La création du conseil d’administration, dont la majorité des membres étaient élus par les agriculteurs, ainsi que l’adoption de l’article 47.1 visaient à répondre aux « attentes raisonnables de la majorité des producteurs de grain de l’Ouest canadien » et à doter les agriculteurs d’un pouvoir décisionnel. L’objectif de l’article 47.1 était de garantir que « les producteurs aient le contrôle sur tout changement éventuel au mandat de la [CCB] ».
[…]
Le projet de loi crée un régime de partage de la responsabilité en matière de commercialisation, dans lequel la partie IV, qui contient les interdictions en matière d’exportation et de vente interprovinciale du blé et d’orge, est abrogée, mais la CCB demeure un acheteur de grain.

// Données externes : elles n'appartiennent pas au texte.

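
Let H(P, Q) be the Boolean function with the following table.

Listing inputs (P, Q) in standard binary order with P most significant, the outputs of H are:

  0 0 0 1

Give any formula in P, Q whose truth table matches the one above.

H(P, Q) = P AND Q

H is 1 on exactly one input, (1,1), whose minterm is P·Q. So H is just that conjunction.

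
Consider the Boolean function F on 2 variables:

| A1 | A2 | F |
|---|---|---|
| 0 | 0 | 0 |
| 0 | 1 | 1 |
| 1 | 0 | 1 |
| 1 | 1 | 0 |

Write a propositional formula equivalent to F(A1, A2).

The output is 1 exactly when an odd number of inputs are 1 — the 2-way XOR (parity).

F(A1, A2) = A1 XOR A2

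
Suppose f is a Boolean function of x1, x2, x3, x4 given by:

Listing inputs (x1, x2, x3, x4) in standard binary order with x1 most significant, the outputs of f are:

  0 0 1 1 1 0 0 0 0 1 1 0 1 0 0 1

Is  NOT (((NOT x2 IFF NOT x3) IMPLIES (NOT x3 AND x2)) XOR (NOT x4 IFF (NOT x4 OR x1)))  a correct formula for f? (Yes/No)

Test each input against both f and the formula:
  x1=0, x2=0, x3=0, x4=0: formula gives 0, f = 0 ✓
  x1=0, x2=0, x3=0, x4=1: formula gives 0, f = 0 ✓
  x1=0, x2=0, x3=1, x4=0: formula gives 1, f = 1 ✓
  x1=0, x2=0, x3=1, x4=1: formula gives 1, f = 1 ✓
  …
  x1=0, x2=1, x3=0, x4=1: formula gives 1, but f = 0 ✗
Row (0,1,0,1) is a counterexample, so the formula is not equivalent to f.

No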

L’article 47.1 a été adopté par le législateur pour s’assurer que le ministre consulte le conseil d’administration ainsi que les producteurs avant de présenter des mesures législatives visant à mettre en œuvre ce régime.
[…]
L’objectif des modifications de 1998 est clair. Les grands thèmes qui sous-tendaient les modifications sont la démocratie, la responsabilité, la souplesse et le renforcement des pouvoirs des agriculteurs. Dans la même veine, l’objectif de l’article 47.1 était de garantir que « les agriculteurs, et non le gouvernement, aient le contrôle sur toute modification éventuelle à la compétence de la [CCB] en matière de commercialisation », y compris la mise en œuvre d’un régime de responsabilité partagée en matière de commercialisation et l’élimination du guichet unique.
[21] J’estime que les déclarations de l’ancien ministre reproduites ci-dessous, tirées des éléments de preuve présentés par les demandeurs, constituent un portrait clair de l’intention du législateur lorsque celui-ci a adopté l’article 47.1 :
Chambre des communes, le 7 octobre 1997 :
Presque toutes les innovations dont les agriculteurs débattent depuis des années en ce qui a trait à la commercialisation seront possibles grâce à cette nouvelle mesure législative. Ainsi donc, le projet de loi C-4 vise essentiellement à conférer des pouvoirs aux producteurs, à instaurer enfin à la commission une instance démocratique, à permettre à cet organisme de répondre mieux aux besoins, de rendre davantage de comptes et d’être plus souple, et à adapter la commission selon les désirs des agriculteurs. [Affidavit d’Allen Oberg, le 15 septembre 2011, paragraphe 38, pièce 7.]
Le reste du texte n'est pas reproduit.